Mar 11, 2011 17:36 GMT  ·  By

The notorious SpyEye banking trojan has been updated with distributed denial-of-service (DDoS) functionality and is being used to attack a C&C blacklisting project.

According to experts from RSA FraudAction Research Lab, the new DDoS plug-in was added to SpyEye v.1.3.10 specifically to attack abuse.ch.

Abuse.ch is a project created by Swiss security researcher Roman Hüssy several years ago to track command and control (C&C) servers for the most prevalent botnets.

The effort started with ZeuS Tracker and expanded with SpyEye tracker and more recently Palevo Tracker.

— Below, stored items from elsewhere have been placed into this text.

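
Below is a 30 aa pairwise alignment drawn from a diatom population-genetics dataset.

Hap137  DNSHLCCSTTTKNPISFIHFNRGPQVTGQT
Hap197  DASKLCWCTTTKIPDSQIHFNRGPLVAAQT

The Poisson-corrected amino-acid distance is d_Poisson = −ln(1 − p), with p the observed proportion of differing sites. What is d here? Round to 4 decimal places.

0.4055

The sequences differ at positions 2 (N/A), 4 (H/K), 7 (C/W), 8 (S/C), 13 (N/I), 15 (I/D), 17 (F/Q), 25 (Q/L), 27 (T/A), 28 (G/A).
p = 10/30 = 0.333333.
d = −ln(1 − 0.333333) = −ln(0.666667) = 0.4055.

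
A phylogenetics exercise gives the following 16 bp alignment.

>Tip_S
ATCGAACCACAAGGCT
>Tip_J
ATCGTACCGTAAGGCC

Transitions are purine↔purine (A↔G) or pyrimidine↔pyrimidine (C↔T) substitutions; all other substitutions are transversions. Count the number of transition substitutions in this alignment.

Mismatches occur at site 5 (A/T, transversion), site 9 (A/G, transition), site 10 (C/T, transition), site 16 (T/C, transition).
Of the 4 differences, 3 transitions and 1 transversion, so the answer is 3.

3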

All of these services track C&Cs in real time using a variety of techniques and they provide useful data for ISPs and companies who use it to block the offending IPs at network level.

According to independent security journalist Brian Krebs, the abuse.ch trackers are so effective that high profile SpyEye botnet masters have recently began brainstorming to find methods to destroy them or at least throw them off track.

Discussions on private underground forums went as far as to propose the assassination of Mr. Hüssy by hiring a hitman or by poisoning him.

More technical approaches put forward were DDoS and credibility attacks, both of which are to be executed with the help of SpyEye botnets.

The latest SpyEye variants don't only come with a DDoS plug-in, but also specify legitimate websites as backup C&Cs in their configuration files.

This trick is an attempt to get SpyEye Tracker to add those clean websites to its blacklist causing problems for users and putting abuse.ch in a bad light.

"DDoS attacks not only hurt the website’s availability by clogging its bandwidth with junk web traffic. When coupled with data corruption it could also render critical security information used by service providers, security researchers and the general public both unavailable and/or tainted," the RSA researchers explain.